Alizé Lim pour la dernière campagne IKKS.
IKKS

Aussi, sa collaboration avec France Télévisions lors de la couverture des Jeux olympiques d’hiver de Milan-Cortina confirme son évolution vers d’autres horizons. Son activité se déploie également à l’international, puisqu’elle anime une émission pour Tennis Channel aux États-Unis, consolidant une visibilité qui dépasse le cadre hexagonal. Et c’est dans un autre registre encore qu’elle poursuit cette diversification. Elle était à Saint-Tropez il y a quelques semaines, pour participer au tournage de la série à succès The White Lotus, y tenant un rôle secondaire. La sportive semble ainsi en phase avec une génération d’athlètes devenues personnalités globales. Sur le plan personnel, sa séparation avec Tony Parker en 2021 a également marqué une étape, refermant un chapitre très exposé de sa vie médiatique.

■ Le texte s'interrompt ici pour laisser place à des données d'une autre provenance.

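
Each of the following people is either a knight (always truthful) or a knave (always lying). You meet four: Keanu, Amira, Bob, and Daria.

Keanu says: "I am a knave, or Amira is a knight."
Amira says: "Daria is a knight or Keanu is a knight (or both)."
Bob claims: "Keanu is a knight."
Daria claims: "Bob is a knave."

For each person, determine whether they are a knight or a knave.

Keanu: knight, Amira: knight, Bob: knight, Daria: knave

Consider Keanu. Suppose Keanu is a knave.
Then Keanu's own statement would have to be false, but it can't be — contradiction.
So Keanu is a knight.
With that fixed, Amira's statement is true, so Amira is a knight.
With that fixed, Bob's statement is true, so Bob is a knight.
With that fixed, Daria's statement is false, so Daria is a knave.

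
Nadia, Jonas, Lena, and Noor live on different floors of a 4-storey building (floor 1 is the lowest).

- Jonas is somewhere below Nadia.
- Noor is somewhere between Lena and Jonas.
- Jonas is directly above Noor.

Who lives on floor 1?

Lena

With clue 1, Nadia is ruled out for floor 1.
With clues 1–2, Noor is ruled out for floor 1.
With clues 1–3, Jonas is ruled out for floor 1.
So floor 1 is Lena.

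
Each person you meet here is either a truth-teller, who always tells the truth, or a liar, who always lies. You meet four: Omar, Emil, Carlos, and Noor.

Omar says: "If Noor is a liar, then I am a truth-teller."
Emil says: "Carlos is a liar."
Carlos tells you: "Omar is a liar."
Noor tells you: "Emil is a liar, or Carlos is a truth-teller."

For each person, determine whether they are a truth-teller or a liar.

Consider Omar. Suppose Omar is a liar.
Then no assignment of the remaining roles makes every statement match its speaker's type — contradiction.
So Omar is a truth-teller.
With that fixed, Carlos's statement is false, so Carlos is a liar.
With that fixed, Emil's statement is true, so Emil is a truth-teller.
With that fixed, Noor's statement is false, so Noor is a liar.

Omar: truth-teller, Emil: truth-teller, Carlos: liar, Noor: liar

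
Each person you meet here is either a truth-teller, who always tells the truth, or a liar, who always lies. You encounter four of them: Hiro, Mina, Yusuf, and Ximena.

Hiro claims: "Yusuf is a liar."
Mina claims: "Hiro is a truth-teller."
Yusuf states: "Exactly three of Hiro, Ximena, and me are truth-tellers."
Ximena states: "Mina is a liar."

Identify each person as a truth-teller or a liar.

Consider Hiro. Suppose Hiro is a liar.
Then no assignment of the remaining roles makes every statement match its speaker's type — contradiction.
So Hiro is a truth-teller.
With that fixed, Mina's statement is true, so Mina is a truth-teller.
With that fixed, Ximena's statement is false, so Ximena is a liar.
With that fixed, Yusuf's statement is false, so Yusuf is a liar.

Hiro: truth-teller, Mina: truth-teller, Yusuf: liar, Ximena: liar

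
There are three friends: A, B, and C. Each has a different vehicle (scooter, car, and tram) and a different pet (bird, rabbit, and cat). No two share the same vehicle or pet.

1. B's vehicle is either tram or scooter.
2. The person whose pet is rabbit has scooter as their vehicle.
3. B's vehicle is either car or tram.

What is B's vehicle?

tram

Clue 1 rules out car for B's vehicle.
With clues 1–3, scooter is impossible for B's vehicle.
That leaves tram.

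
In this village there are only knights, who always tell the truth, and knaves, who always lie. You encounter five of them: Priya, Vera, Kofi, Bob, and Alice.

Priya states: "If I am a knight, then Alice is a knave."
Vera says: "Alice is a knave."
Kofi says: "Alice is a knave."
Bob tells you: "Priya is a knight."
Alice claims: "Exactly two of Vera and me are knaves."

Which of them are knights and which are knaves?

Consider Priya. Suppose Priya is a knave.
Then Priya's own statement would have to be false, but it can't be — contradiction.
So Priya is a knight.
With that fixed, Bob's statement is true, so Bob is a knight.
Consider Vera. Suppose Vera is a knave.
Then whichever role Alice has, Alice's statement has the wrong truth value — contradiction.
So Vera is a knight.
With that fixed, Alice's statement is false, so Alice is a knave.
With that fixed, Kofi's statement is true, so Kofi is a knight.

Priya: knight, Vera: knight, Kofi: knight, Bob: knight, Alice: knave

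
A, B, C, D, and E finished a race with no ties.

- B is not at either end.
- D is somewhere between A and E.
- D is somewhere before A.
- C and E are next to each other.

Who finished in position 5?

A

With clue 1, B is ruled out for place 5.
With clues 1–2, D is ruled out for place 5.
With clues 1–3, E is ruled out for place 5.
With clues 1–4, C is ruled out for place 5.
So place 5 is A.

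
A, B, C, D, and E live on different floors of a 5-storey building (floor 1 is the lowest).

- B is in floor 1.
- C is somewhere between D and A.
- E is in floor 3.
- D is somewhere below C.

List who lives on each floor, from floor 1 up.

B, D, E, C, A

From clue 1: B → floor 1.
From clues 1–2: C is in {3,4}.
From clues 1–3: E → floor 3, C → floor 4.
From clues 1–4: D → floor 2, A → floor 5.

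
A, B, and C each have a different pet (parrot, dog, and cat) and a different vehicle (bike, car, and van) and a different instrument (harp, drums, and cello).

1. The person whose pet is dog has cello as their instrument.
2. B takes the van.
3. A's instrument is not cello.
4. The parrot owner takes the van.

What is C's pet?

dog

With clues 1–4, cat and parrot are impossible for C's pet.
That leaves dog.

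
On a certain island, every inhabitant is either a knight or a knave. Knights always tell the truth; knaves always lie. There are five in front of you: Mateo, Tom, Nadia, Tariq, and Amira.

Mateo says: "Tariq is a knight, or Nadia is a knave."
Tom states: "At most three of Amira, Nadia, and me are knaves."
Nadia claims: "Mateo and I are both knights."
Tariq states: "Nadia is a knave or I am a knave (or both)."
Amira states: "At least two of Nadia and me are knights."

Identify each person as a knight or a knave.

Regardless of anyone's role, Tom's statement is true, so Tom is a knight.
Consider Mateo. Suppose Mateo is a knave.
Then no assignment of the remaining roles makes every statement match its speaker's type — contradiction.
So Mateo is a knight.
Consider Nadia. Suppose Nadia is a knight.
Then whichever role Tariq has, Tariq's statement has the wrong truth value — contradiction.
So Nadia is a knave.
With that fixed, Tariq's statement is true, so Tariq is a knight.
With that fixed, Amira's statement is false, so Amira is a knave.

Mateo: knight, Tom: knight, Nadia: knave, Tariq: knight, Amira: knave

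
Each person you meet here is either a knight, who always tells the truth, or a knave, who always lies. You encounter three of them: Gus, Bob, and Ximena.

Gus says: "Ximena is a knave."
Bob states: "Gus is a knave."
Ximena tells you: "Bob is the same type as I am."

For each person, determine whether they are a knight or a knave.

Consider Gus. Suppose Gus is a knight.
Then no assignment of the remaining roles makes every statement match its speaker's type — contradiction.
So Gus is a knave.
With that fixed, Bob's statement is true, so Bob is a knight.
Consider Ximena. Suppose Ximena is a knave.
Then Gus's statement comes out true, contradicting Gus being a knave.
So Ximena is a knight.

Gus: knave, Bob: knight, Ximena: knight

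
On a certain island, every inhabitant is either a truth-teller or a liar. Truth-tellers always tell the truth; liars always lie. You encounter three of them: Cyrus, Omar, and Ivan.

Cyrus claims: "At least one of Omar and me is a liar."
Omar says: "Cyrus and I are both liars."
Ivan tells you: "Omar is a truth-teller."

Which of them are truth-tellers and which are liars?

Consider Cyrus. Suppose Cyrus is a liar.
Then Cyrus's own statement would have to be false, but it can't be — contradiction.
So Cyrus is a truth-teller.
With that fixed, Omar's statement is false, so Omar is a liar.
With that fixed, Ivan's statement is false, so Ivan is a liar.

Cyrus: truth-teller, Omar: liar, Ivan: liar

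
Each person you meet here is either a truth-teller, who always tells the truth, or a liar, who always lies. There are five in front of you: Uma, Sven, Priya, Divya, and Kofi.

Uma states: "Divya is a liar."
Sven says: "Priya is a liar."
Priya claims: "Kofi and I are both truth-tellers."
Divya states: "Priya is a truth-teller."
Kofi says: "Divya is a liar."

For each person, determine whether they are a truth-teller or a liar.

Uma: truth-teller, Sven: truth-teller, Priya: liar, Divya: liar, Kofi: truth-teller

Consider Uma. Suppose Uma is a liar.
Then no assignment of the remaining roles makes every statement match its speaker's type — contradiction.
So Uma is a truth-teller.
Consider Sven. Suppose Sven is a liar.
Then no assignment of the remaining roles makes every statement match its speaker's type — contradiction.
So Sven is a truth-teller.
Consider Priya. Suppose Priya is a truth-teller.
Then Sven's statement comes out false, contradicting Sven being a truth-teller.
So Priya is a liar.
With that fixed, Divya's statement is false, so Divya is a liar.
With that fixed, Kofi's statement is true, so Kofi is a truth-teller.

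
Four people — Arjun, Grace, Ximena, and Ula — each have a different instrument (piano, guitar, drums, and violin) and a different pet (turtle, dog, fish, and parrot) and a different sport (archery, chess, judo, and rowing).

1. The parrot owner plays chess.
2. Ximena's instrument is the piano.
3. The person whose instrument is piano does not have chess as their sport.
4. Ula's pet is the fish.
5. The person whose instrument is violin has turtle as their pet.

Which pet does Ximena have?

dog

With clues 1–3, parrot is impossible for Ximena's pet.
With clues 1–4, fish is impossible for Ximena's pet.
With clues 1–5, turtle is impossible for Ximena's pet.
That leaves dog.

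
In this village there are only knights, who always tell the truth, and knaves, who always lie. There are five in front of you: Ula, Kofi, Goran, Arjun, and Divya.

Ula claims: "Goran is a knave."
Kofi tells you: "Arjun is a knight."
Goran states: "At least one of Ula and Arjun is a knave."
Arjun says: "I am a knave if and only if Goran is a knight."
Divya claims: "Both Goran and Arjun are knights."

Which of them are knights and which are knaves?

Consider Ula. Suppose Ula is a knave.
Then no assignment of the remaining roles makes every statement match its speaker's type — contradiction.
So Ula is a knight.
Consider Kofi. Suppose Kofi is a knave.
Then no assignment of the remaining roles makes every statement match its speaker's type — contradiction.
So Kofi is a knight.
Consider Goran. Suppose Goran is a knight.
Then Ula's statement comes out false, contradicting Ula being a knight.
So Goran is a knave.
With that fixed, Divya's statement is false, so Divya is a knave.
Consider Arjun. Suppose Arjun is a knave.
Then Kofi's statement comes out false, contradicting Kofi being a knight.
So Arjun is a knight.

Ula: knight, Kofi: knight, Goran: knave, Arjun: knight, Divya: knave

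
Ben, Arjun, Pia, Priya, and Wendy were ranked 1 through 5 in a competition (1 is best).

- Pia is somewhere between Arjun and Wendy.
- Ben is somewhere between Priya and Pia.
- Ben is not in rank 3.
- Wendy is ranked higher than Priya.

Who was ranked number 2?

With clues 1–3, Arjun, Priya, and Wendy are ruled out for rank 2.
With clues 1–4, Ben is ruled out for rank 2.
So rank 2 is Pia.

Pia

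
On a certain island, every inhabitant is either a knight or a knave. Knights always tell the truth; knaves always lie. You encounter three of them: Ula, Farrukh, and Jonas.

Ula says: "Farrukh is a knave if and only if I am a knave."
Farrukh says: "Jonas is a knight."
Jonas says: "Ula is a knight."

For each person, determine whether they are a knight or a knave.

Consider Ula. Suppose Ula is a knave.
Then no assignment of the remaining roles makes every statement match its speaker's type — contradiction.
So Ula is a knight.
With that fixed, Jonas's statement is true, so Jonas is a knight.
With that fixed, Farrukh's statement is true, so Farrukh is a knight.

Ula: knight, Farrukh: knight, Jonas: knight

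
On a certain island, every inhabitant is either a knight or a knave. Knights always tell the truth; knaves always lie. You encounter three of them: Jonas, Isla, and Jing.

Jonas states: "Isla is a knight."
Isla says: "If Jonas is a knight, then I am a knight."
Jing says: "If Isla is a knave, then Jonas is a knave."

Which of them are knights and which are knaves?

Consider Jonas. Suppose Jonas is a knave.
Then no assignment of the remaining roles makes every statement match its speaker's type — contradiction.
So Jonas is a knight.
Consider Isla. Suppose Isla is a knave.
Then Jonas's statement comes out false, contradicting Jonas being a knight.
So Isla is a knight.
With that fixed, Jing's statement is true, so Jing is a knight.

Jonas: knight, Isla: knight, Jing: knight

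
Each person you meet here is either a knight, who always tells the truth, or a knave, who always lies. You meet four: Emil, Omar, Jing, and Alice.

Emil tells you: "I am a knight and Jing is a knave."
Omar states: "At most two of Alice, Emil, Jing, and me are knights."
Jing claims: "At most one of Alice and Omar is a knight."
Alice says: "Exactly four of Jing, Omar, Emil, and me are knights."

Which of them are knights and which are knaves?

Consider Emil. Suppose Emil is a knight.
Then no assignment of the remaining roles makes every statement match its speaker's type — contradiction.
So Emil is a knave.
With that fixed, Alice's statement is false, so Alice is a knave.
With that fixed, Omar's statement is true, so Omar is a knight.
With that fixed, Jing's statement is true, so Jing is a knight.

Emil: knave, Omar: knight, Jing: knight, Alice: knave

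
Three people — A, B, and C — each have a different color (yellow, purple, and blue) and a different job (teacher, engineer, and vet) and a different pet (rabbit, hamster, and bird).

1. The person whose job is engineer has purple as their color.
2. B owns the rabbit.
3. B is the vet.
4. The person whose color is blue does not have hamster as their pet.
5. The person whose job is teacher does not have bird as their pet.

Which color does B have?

With clues 1–3, purple is impossible for B's color.
With clues 1–5, yellow is impossible for B's color.
That leaves blue.

blue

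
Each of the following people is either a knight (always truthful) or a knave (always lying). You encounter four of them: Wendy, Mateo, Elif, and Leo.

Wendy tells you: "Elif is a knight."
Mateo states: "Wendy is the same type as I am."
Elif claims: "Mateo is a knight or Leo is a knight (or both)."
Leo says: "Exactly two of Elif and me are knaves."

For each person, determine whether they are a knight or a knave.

Wendy: knight, Mateo: knight, Elif: knight, Leo: knave

Consider Wendy. Suppose Wendy is a knave.
Then whichever role Mateo has, Mateo's statement has the wrong truth value — contradiction.
So Wendy is a knight.
Consider Mateo. Suppose Mateo is a knave.
Then no assignment of the remaining roles makes every statement match its speaker's type — contradiction.
So Mateo is a knight.
With that fixed, Elif's statement is true, so Elif is a knight.
With that fixed, Leo's statement is false, so Leo is a knave.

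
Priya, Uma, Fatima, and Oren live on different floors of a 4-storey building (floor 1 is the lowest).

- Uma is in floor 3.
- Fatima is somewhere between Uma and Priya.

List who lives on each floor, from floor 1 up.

From clue 1: Uma → floor 3.
From clues 1–2: Priya → floor 1, Fatima → floor 2, Oren → floor 4.

Priya, Fatima, Uma, Oren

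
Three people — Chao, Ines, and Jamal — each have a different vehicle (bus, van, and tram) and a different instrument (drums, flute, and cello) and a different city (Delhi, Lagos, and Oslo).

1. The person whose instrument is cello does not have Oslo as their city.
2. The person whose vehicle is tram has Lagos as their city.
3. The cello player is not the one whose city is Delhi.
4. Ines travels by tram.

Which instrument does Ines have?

With clues 1–4, drums and flute are impossible for Ines's instrument.
That leaves cello.

cello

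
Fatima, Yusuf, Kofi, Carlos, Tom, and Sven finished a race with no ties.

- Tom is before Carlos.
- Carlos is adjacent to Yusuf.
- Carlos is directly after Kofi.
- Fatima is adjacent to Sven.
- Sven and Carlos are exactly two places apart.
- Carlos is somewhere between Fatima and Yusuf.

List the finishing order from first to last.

From clue 1: Carlos is in {2,3,4,5,6}.
From clues 1–2: Tom is in {1,2,3,4}.
From clues 1–3: Yusuf is in {4,5,6}.
From clues 1–4: Yusuf is in {4,6}.
From clues 1–5: Tom → place 1.
From clues 1–6: Fatima → place 2, Sven → place 3, Kofi → place 4, Carlos → place 5, Yusuf → place 6.

Tom, Fatima, Sven, Kofi, Carlos, Yusuf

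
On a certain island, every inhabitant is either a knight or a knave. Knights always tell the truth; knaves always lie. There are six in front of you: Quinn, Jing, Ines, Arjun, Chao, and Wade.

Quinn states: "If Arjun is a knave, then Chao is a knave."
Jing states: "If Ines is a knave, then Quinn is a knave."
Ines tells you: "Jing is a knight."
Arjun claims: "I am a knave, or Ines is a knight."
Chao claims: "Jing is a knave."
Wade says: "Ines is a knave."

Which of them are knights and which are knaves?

Consider Quinn. Suppose Quinn is a knave.
Then no assignment of the remaining roles makes every statement match its speaker's type — contradiction.
So Quinn is a knight.
Consider Jing. Suppose Jing is a knave.
Then no assignment of the remaining roles makes every statement match its speaker's type — contradiction.
So Jing is a knight.
With that fixed, Ines's statement is true, so Ines is a knight.
With that fixed, Arjun's statement is true, so Arjun is a knight.
With that fixed, Chao's statement is false, so Chao is a knave.
With that fixed, Wade's statement is false, so Wade is a knave.

Quinn: knight, Jing: knight, Ines: knight, Arjun: knight, Chao: knave, Wade: knave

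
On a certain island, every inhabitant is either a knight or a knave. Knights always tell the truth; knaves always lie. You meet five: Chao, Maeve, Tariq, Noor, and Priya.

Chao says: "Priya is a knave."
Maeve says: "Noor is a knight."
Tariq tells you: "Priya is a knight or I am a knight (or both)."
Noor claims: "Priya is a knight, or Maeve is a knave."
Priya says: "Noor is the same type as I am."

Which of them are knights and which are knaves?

Chao: knave, Maeve: knight, Tariq: knight, Noor: knight, Priya: knight

Consider Chao. Suppose Chao is a knight.
Then no assignment of the remaining roles makes every statement match its speaker's type — contradiction.
So Chao is a knave.
Consider Maeve. Suppose Maeve is a knave.
Then no assignment of the remaining roles makes every statement match its speaker's type — contradiction.
So Maeve is a knight.
Consider Tariq. Suppose Tariq is a knave.
Then no assignment of the remaining roles makes every statement match its speaker's type — contradiction.
So Tariq is a knight.
Consider Noor. Suppose Noor is a knave.
Then Maeve's statement comes out false, contradicting Maeve being a knight.
So Noor is a knight.
Consider Priya. Suppose Priya is a knave.
Then Chao's statement comes out true, contradicting Chao being a knave.
So Priya is a knight.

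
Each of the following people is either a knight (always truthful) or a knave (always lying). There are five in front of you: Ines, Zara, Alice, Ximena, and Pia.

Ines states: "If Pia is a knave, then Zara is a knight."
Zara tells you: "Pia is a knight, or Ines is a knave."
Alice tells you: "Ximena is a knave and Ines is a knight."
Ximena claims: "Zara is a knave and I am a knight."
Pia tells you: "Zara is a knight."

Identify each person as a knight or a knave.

Ines: knight, Zara: knight, Alice: knight, Ximena: knave, Pia: knight

Consider Ines. Suppose Ines is a knave.
Then no assignment of the remaining roles makes every statement match its speaker's type — contradiction.
So Ines is a knight.
Consider Zara. Suppose Zara is a knave.
Then no assignment of the remaining roles makes every statement match its speaker's type — contradiction.
So Zara is a knight.
With that fixed, Ximena's statement is false, so Ximena is a knave.
With that fixed, Pia's statement is true, so Pia is a knight.
With that fixed, Alice's statement is true, so Alice is a knight.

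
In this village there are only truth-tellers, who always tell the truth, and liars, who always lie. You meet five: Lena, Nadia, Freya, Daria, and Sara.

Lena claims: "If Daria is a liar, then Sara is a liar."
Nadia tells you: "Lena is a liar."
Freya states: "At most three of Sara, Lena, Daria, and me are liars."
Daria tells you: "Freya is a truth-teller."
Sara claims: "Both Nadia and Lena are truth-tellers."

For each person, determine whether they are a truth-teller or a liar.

Lena: truth-teller, Nadia: liar, Freya: truth-teller, Daria: truth-teller, Sara: liar

Consider Lena. Suppose Lena is a liar.
Then no assignment of the remaining roles makes every statement match its speaker's type — contradiction.
So Lena is a truth-teller.
With that fixed, Nadia's statement is false, so Nadia is a liar.
With that fixed, Freya's statement is true, so Freya is a truth-teller.
With that fixed, Daria's statement is true, so Daria is a truth-teller.
With that fixed, Sara's statement is false, so Sara is a liar.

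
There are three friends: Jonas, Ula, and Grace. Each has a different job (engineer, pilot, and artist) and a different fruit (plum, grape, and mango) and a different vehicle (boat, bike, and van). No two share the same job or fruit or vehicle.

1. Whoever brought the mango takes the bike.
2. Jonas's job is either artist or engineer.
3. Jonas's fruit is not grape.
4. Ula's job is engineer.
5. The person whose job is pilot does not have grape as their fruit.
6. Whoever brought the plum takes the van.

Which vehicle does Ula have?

boat

With clues 1–5, bike is impossible for Ula's vehicle.
With clues 1–6, van is impossible for Ula's vehicle.
That leaves boat.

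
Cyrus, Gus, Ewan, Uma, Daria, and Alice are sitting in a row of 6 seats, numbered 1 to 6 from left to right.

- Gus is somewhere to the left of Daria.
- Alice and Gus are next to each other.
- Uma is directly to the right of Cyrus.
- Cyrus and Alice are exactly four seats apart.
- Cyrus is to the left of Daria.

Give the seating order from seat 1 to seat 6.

Cyrus, Uma, Ewan, Gus, Alice, Daria

From clue 1: Gus is in {1,2,3,4,5}.
From clues 1–2: Daria is in {3,4,5,6}.
From clues 1–4: Cyrus is in {1,5}.
From clues 1–5: Cyrus → seat 1, Uma → seat 2, Ewan → seat 3, Gus → seat 4, Alice → seat 5, Daria → seat 6.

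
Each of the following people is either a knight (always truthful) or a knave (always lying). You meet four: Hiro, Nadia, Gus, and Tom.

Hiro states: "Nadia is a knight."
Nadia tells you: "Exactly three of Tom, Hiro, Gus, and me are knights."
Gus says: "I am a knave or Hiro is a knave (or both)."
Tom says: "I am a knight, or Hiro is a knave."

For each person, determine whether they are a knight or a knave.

Hiro: knave, Nadia: knave, Gus: knight, Tom: knight

Consider Hiro. Suppose Hiro is a knight.
Then whichever role Gus has, Gus's statement has the wrong truth value — contradiction.
So Hiro is a knave.
With that fixed, Gus's statement is true, so Gus is a knight.
With that fixed, Tom's statement is true, so Tom is a knight.
Consider Nadia. Suppose Nadia is a knight.
Then Hiro's statement comes out true, contradicting Hiro being a knave.
So Nadia is a knave.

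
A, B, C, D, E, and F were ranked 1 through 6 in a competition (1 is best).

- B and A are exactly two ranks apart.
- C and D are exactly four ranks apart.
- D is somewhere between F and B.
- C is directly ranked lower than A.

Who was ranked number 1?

F

With clues 1–3, A, D, and E are ruled out for rank 1.
With clues 1–4, B and C are ruled out for rank 1.
So rank 1 is F.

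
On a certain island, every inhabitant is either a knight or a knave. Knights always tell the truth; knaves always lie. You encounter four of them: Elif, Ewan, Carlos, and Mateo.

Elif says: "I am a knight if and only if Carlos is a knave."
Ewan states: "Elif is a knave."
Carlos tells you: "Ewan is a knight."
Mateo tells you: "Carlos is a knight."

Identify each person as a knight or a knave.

Elif: knight, Ewan: knave, Carlos: knave, Mateo: knave

Consider Elif. Suppose Elif is a knave.
Then no assignment of the remaining roles makes every statement match its speaker's type — contradiction.
So Elif is a knight.
With that fixed, Ewan's statement is false, so Ewan is a knave.
With that fixed, Carlos's statement is false, so Carlos is a knave.
With that fixed, Mateo's statement is false, so Mateo is a knave.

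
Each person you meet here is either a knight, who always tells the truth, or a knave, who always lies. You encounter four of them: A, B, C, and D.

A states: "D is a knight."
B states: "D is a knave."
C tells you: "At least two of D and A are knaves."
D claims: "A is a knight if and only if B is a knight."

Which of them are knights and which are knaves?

Consider A. Suppose A is a knight.
Then no assignment of the remaining roles makes every statement match its speaker's type — contradiction.
So A is a knave.
Consider B. Suppose B is a knave.
Then no assignment of the remaining roles makes every statement match its speaker's type — contradiction.
So B is a knight.
With that fixed, D's statement is false, so D is a knave.
With that fixed, C's statement is true, so C is a knight.

A: knave, B: knight, C: knight, D: knave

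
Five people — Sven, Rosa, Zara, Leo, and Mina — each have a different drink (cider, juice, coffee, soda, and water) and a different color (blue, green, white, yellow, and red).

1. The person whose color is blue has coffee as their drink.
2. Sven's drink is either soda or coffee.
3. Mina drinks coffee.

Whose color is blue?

With clues 1–3, Leo, Rosa, Sven, and Zara are impossible for the one with color blue.
That leaves Mina.

Mina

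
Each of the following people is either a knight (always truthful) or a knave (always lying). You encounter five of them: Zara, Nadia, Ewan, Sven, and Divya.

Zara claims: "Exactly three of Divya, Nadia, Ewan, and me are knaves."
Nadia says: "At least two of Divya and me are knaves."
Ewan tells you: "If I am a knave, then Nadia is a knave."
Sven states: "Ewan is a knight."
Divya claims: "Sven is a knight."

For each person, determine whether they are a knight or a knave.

Zara: knave, Nadia: knave, Ewan: knight, Sven: knight, Divya: knight

Consider Zara. Suppose Zara is a knight.
Then no assignment of the remaining roles makes every statement match its speaker's type — contradiction.
So Zara is a knave.
Consider Nadia. Suppose Nadia is a knight.
Then Nadia's own statement would have to be true, but it can't be — contradiction.
So Nadia is a knave.
With that fixed, Ewan's statement is true, so Ewan is a knight.
With that fixed, Sven's statement is true, so Sven is a knight.
With that fixed, Divya's statement is true, so Divya is a knight.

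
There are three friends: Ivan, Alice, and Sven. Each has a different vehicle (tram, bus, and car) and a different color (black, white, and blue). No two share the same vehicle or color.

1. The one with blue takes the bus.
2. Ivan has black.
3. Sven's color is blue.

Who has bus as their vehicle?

Sven

With clues 1–2, Ivan is impossible for the one with vehicle bus.
With clues 1–3, Alice is impossible for the one with vehicle bus.
That leaves Sven.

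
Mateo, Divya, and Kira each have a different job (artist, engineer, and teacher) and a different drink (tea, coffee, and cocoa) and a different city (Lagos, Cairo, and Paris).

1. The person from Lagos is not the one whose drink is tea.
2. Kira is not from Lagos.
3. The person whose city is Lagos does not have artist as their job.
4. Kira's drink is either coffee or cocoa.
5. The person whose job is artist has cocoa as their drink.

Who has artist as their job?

Kira

With clues 1–5, Divya and Mateo are impossible for the one with job artist.
That leaves Kira.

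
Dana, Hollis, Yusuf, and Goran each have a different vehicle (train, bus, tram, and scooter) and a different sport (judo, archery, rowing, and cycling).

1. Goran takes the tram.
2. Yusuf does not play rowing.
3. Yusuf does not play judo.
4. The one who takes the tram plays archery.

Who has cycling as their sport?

With clues 1–4, Dana, Goran, and Hollis are impossible for the one with sport cycling.
That leaves Yusuf.

Yusuf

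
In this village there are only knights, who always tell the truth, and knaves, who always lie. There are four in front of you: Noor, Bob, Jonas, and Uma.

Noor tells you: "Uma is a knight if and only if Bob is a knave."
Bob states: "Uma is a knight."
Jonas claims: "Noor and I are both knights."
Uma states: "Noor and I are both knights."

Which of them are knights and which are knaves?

Noor: knave, Bob: knave, Jonas: knave, Uma: knave

Consider Noor. Suppose Noor is a knight.
Then no assignment of the remaining roles makes every statement match its speaker's type — contradiction.
So Noor is a knave.
With that fixed, Jonas's statement is false, so Jonas is a knave.
With that fixed, Uma's statement is false, so Uma is a knave.
With that fixed, Bob's statement is false, so Bob is a knave.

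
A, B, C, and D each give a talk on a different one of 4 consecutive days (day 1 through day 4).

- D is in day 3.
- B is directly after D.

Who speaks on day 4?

With clue 1, D is ruled out for day 4.
With clues 1–2, A and C are ruled out for day 4.
So day 4 is B.

B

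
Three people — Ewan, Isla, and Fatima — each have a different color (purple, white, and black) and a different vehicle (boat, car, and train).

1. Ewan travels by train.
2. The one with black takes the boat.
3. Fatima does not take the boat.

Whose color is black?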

Ce cheminement n’a toutefois pas été exempt d’épreuves. Après une parenthèse de quatre ans, elle opère en 2024 un retour discret mais déterminé à la compétition. À 35 ans, loin de la pression du circuit principal et des projecteurs de la Porte d’Auteuil, elle continue de jouer, animée par une fidélité intacte au jeu, plus que par la quête de classement. Contrainte de subir une intervention chirurgicale au genou au début du mois d’avril 2026, elle confiait : «Je me suis tellement habituée à être blessée au fil des années de tennis que je n’arrive plus à savoir ce que je ressens». Sur sa page Instagram, elle partage sa convalescence : «Ça me fend le cœur de ne plus pouvoir faire ce qui m’a rendu la plus heureuse ces derniers temps». Mais aussi ses étapes de rééducation et assure préparer une nouvelle reprise sur les courts dans les mois à venir.